O café fumegante e o frio de Moscou testemunharam uma agenda que, para o setor agroexportador uruguaio, estava mais do que carregada. Alfredo Fratti, numa função que combina a experiência política com o pulso do produtor, regressou da Rússia com uma mala cheia de dados e, sobretudo, contactos que se traduzem em expectativas reais para a economia local. Não foi uma viagem turística diplomática; Foi uma incursão tática num mercado que, embora passando por turbulências, mantém um apetite voraz pelos produtos uruguaios.
Nas mesas de negociação, os temas eram específicos: a carne bovina, a banha e a indústria vitivinícola nacional ocupavam o centro do debate. Fratti não chega com a varinha mágica, mas com uma leitura clara do que o consumidor russo está pedindo e, mais importante, onde estão os gargalos que impedem que o transporte de contêineres seja ainda mais fluido.
O peso da carne e o desafio dos laticínios
Quando se fala com Fratti sobre a carne uruguaia no mercado russo, a palavra que surge é “confiabilidade”. Apesar da volatilidade, a qualidade da nossa proteína animal conquistou um lugar privilegiado nas prateleiras de Moscou. Mas a viagem também serviu para ficar de olho em um item que está sempre no radar: os laticínios.
A manteiga uruguaia, em particular, tem uma oportunidade de ouro se os tempos logísticos e os preços puderem ser ajustados. Fratti sabe que no comércio internacional não basta produzir bem; Você deve chegar ao porto indicado na hora exata. Nas suas conversações com importadores russos, a conversa centrou-se em como o Uruguai pode garantir uma cadeia de abastecimento estável, algo que num contexto global incerto vale mais do que qualquer marketing de luxo.
Vinho, a joia que começa a aparecer
Se tem algo que nos chamou a atenção nesse passeio foi a aposta no vinho uruguaio. O mercado russo, historicamente associado a outras bebidas, demonstra uma curiosidade crescente pelo Tannat e outras variedades nacionais. Fratti viu em primeira mão: existe um nicho disposto a pagar pela história que cada garrafa uruguaia conta.
“É um trabalho de formiga”, repete Fratti frequentemente quando questionado sobre a entrada de pequenos produtores no mundo. A ideia não é competir com o volume dos grandes players, mas estabelecer a nossa identidade. Durante a viagem, o vinho não acompanhou apenas jantares de negócios; Foi a carta de apresentação de um país que se esforça para mostrar o seu lado mais sofisticado.

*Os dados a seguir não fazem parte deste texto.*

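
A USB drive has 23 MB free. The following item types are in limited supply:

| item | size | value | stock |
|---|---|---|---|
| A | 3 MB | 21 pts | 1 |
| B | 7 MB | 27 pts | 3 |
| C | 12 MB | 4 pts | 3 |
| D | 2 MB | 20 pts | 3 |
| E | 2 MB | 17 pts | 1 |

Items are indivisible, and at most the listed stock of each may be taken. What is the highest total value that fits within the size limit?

Top feasible selections:
- 1×A + 2×B + 3×D: size 23, value 135
- 1×A + 2×B + 2×D + 1×E: size 23, value 132
Best: 135 pts.

135 pts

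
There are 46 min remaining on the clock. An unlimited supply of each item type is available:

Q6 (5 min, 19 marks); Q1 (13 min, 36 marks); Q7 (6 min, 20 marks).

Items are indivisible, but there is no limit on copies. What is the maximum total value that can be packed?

Best value-per-unit is Q6 at 19/5; filling with it alone gives 9×19 = 171.
Optimal mix: 8×Q6 + 1×Q7 → time 46, value 172.

172 marks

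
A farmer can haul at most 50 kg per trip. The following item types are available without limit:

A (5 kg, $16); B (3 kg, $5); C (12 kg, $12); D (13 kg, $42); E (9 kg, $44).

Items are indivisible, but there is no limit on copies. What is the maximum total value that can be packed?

$236

Best value-per-unit is E at 44/9; filling with it alone gives 5×44 = 220.
Optimal mix: 1×A + 5×E → weight 50, value 236.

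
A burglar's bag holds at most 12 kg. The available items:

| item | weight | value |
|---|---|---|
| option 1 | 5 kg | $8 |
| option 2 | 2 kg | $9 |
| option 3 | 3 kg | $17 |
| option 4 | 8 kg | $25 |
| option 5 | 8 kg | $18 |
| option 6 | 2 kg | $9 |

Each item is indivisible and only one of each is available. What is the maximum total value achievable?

Check high-value combinations within 12 kg:
- option 1+option 2+option 3+option 6: weight 5+2+3+2=12, value 8+9+17+9=43
- option 2+option 4+option 6: weight 2+8+2=12, value 9+25+9=43
- option 3+option 4: weight 3+8=11, value 17+25=42
- option 2+option 5+option 6: weight 2+8+2=12, value 9+18+9=36
Best: $43.

$43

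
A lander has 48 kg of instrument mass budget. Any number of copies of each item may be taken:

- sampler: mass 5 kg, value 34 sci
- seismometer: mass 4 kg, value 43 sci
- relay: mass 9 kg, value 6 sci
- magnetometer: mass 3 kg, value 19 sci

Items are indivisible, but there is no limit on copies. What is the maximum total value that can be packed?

516 sci

Best value-per-unit is seismometer at 43/4, and filling with it alone uses mass 12×4=48. No mix of the others beats 12×43 = 516.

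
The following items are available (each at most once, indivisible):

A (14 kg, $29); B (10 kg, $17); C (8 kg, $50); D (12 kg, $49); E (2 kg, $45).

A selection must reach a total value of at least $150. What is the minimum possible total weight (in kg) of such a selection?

Subsets with value ≥ 150, sorted by total weight:
- B+C+D+E: weight 32, value 161
- A+C+D+E: weight 36, value 173
- A+B+C+D+E: weight 46, value 190
Minimum weight: 32 kg.

32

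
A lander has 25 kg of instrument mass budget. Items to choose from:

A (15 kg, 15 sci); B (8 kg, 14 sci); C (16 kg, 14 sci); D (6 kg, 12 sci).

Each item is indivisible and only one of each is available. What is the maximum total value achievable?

29 sci

Check high-value combinations within 25 kg:
- A+B: mass 15+8=23, value 15+14=29
- B+C: mass 8+16=24, value 14+14=28
- A+D: mass 15+6=21, value 15+12=27
Best: 29 sci.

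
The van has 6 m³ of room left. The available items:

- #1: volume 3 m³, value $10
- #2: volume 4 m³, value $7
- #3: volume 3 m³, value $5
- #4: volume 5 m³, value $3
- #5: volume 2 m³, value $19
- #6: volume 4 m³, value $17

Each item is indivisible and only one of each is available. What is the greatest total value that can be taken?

Check high-value combinations within 6 m³:
- #5+#6: volume 2+4=6, value 19+17=36
- #1+#5: volume 3+2=5, value 10+19=29
- #2+#5: volume 4+2=6, value 7+19=26
- #3+#5: volume 3+2=5, value 5+19=24
Best: $36.

$36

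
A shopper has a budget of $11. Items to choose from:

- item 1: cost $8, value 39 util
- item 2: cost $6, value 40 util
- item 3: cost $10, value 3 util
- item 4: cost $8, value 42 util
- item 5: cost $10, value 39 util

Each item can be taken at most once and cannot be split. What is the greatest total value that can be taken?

Check high-value combinations within $11:
- item 4: cost 8, value 42
- item 2: cost 6, value 40
- item 1: cost 8, value 39
Best: 42 util.

42 util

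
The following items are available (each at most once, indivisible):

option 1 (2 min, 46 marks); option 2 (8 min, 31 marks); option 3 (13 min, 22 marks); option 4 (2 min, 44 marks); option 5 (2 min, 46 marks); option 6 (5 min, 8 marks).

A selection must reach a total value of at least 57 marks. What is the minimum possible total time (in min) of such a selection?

Subsets with value ≥ 57, sorted by total time:
- option 1+option 5: time 4, value 92
- option 1+option 4: time 4, value 90
Minimum time: 4 min.

4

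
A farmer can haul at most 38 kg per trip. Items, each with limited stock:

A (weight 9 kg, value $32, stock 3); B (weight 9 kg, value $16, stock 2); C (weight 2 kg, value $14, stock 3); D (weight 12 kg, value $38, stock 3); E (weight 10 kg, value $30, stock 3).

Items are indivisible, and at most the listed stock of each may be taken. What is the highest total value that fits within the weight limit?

Best selections within weight 38 and stock limits:
- 2×A + 3×C + 1×D: weight 36, value 144
- 1×A + 3×C + 1×D + 1×E: weight 37, value 142
- 3×C + 1×D + 2×E: weight 38, value 140
Best: $144.

$144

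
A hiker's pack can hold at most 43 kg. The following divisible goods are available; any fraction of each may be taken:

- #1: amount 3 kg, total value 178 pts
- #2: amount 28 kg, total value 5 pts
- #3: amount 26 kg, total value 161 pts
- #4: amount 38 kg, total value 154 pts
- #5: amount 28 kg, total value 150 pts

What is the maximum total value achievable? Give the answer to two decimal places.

Take in order of value per unit:
- #1 (178/3 per unit): all 3 → value 178, running total 178.00
- #3 (161/26 per unit): all 26 → value 161, running total 339.00
- #5 (150/28 per unit): 14 of 28 → value 14×150/28 = 75.0000, running total 414.00
Total 414.00.

414.00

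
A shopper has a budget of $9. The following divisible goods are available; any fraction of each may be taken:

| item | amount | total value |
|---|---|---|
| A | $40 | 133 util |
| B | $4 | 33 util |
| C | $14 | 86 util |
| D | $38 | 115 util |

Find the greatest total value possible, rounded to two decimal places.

63.71

Take in order of value per unit:
- B (33/4 per unit): all 4 → value 33, running total 33.00
- C (86/14 per unit): 5 of 14 → value 5×86/14 = 30.7143, running total 63.71
Total 63.71.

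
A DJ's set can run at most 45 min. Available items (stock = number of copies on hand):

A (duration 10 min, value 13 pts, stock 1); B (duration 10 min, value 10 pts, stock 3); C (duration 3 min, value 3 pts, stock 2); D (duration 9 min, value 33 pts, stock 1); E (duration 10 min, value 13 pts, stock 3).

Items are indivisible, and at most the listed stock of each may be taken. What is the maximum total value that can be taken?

Top feasible selections:
- 2×C + 1×D + 3×E: duration 45, value 78
- 1×A + 2×C + 1×D + 2×E: duration 45, value 78
- 1×C + 1×D + 3×E: duration 42, value 75
- 1×A + 1×C + 1×D + 2×E: duration 42, value 75
Best: 78 pts.

78 pts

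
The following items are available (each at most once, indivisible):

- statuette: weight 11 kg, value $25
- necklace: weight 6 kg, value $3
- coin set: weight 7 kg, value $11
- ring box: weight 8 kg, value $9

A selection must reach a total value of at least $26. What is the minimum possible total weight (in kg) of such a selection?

Subsets with value ≥ 26, sorted by total weight:
- statuette+necklace: weight 17, value 28
- statuette+coin set: weight 18, value 36
- statuette+ring box: weight 19, value 34
Minimum weight: 17 kg.

17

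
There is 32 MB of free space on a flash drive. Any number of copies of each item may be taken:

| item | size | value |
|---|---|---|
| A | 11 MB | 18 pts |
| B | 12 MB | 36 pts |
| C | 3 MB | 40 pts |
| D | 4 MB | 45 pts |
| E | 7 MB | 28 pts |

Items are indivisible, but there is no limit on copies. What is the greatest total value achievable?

Best value-per-unit is C at 40/3; filling with it alone gives 10×40 = 400.
Optimal mix: 8×C + 2×D → size 32, value 410.

410 pts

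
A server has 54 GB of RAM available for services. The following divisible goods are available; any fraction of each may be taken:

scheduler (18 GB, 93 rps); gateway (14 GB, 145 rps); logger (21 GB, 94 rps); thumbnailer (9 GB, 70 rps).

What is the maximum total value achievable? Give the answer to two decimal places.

366.19

Take in order of value per unit:
- gateway (145/14 per unit): all 14 → value 145, running total 145.00
- thumbnailer (70/9 per unit): all 9 → value 70, running total 215.00
- scheduler (93/18 per unit): all 18 → value 93, running total 308.00
- logger (94/21 per unit): 13 of 21 → value 13×94/21 = 58.1905, running total 366.19
Total 366.19.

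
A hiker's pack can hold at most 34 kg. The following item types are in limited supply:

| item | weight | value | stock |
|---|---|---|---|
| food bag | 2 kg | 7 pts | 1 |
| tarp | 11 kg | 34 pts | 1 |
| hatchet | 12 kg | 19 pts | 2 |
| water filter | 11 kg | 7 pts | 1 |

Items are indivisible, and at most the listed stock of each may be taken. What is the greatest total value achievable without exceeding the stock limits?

60 pts

Best selections within weight 34 and stock limits:
- 1×food bag + 1×tarp + 1×hatchet: weight 25, value 60
- 1×tarp + 1×hatchet + 1×water filter: weight 34, value 60
- 1×tarp + 1×hatchet: weight 23, value 53
Best: 60 pts.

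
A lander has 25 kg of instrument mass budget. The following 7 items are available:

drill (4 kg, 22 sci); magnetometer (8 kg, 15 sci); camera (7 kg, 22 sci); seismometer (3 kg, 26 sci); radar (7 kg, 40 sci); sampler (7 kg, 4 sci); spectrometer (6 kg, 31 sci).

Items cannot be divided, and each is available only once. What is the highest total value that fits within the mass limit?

119 sci

This is a 0/1 knapsack; check combinations near the capacity.
- drill+seismometer+radar+spectrometer: mass 4+3+7+6=20, value 22+26+40+31=119
- camera+seismometer+radar+spectrometer: mass 7+3+7+6=23, value 22+26+40+31=119
- drill+camera+radar+spectrometer: mass 4+7+7+6=24, value 22+22+40+31=115
- magnetometer+seismometer+radar+spectrometer: mass 8+3+7+6=24, value 15+26+40+31=112
- drill+camera+seismometer+radar: mass 4+7+3+7=21, value 22+22+26+40=110
Best: 119 sci.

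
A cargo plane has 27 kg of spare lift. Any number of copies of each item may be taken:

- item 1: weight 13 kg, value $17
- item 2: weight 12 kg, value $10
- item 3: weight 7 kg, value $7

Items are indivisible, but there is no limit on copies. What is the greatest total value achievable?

Best value-per-unit is item 1 at 17/13, and filling with it alone uses weight 2×13=26. No mix of the others beats 2×17 = 34.

$34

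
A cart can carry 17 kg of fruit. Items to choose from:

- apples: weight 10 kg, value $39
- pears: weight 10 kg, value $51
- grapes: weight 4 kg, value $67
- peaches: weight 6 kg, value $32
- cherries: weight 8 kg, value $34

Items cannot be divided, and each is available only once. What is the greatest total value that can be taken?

Check high-value combinations within 17 kg:
- pears+grapes: weight 10+4=14, value 51+67=118
- apples+grapes: weight 10+4=14, value 39+67=106
- grapes+cherries: weight 4+8=12, value 67+34=101
- grapes+peaches: weight 4+6=10, value 67+32=99
- pears+peaches: weight 10+6=16, value 51+32=83
Best: $118.

$118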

O equilíbrio político por trás do negócio
Retornar da Rússia hoje envolve navegar em águas diplomáticas complexas. Fratti não ignora o ruído de fundo, mas seu foco continua na geração de divisas e na abertura de portas para produtores do interior do país. A política, neste caso, funciona como o óleo que permite que a maquinaria comercial não emperre.
Ao retornar a Montevidéu, o desafio de Fratti será transformar esses apertos de mão em contratos assinados. A agenda que executou foi ambiciosa, mas o que trouxe foi o diagnóstico mais contundente: a Rússia continua a ser um parceiro indispensável, mas é preciso saber ler as suas necessidades. No campo, entretanto, esperamos por aqueles negócios que, no final das contas, são os que movem a agulha no bolso do produtor que aposta num mercado distante, mas promissor.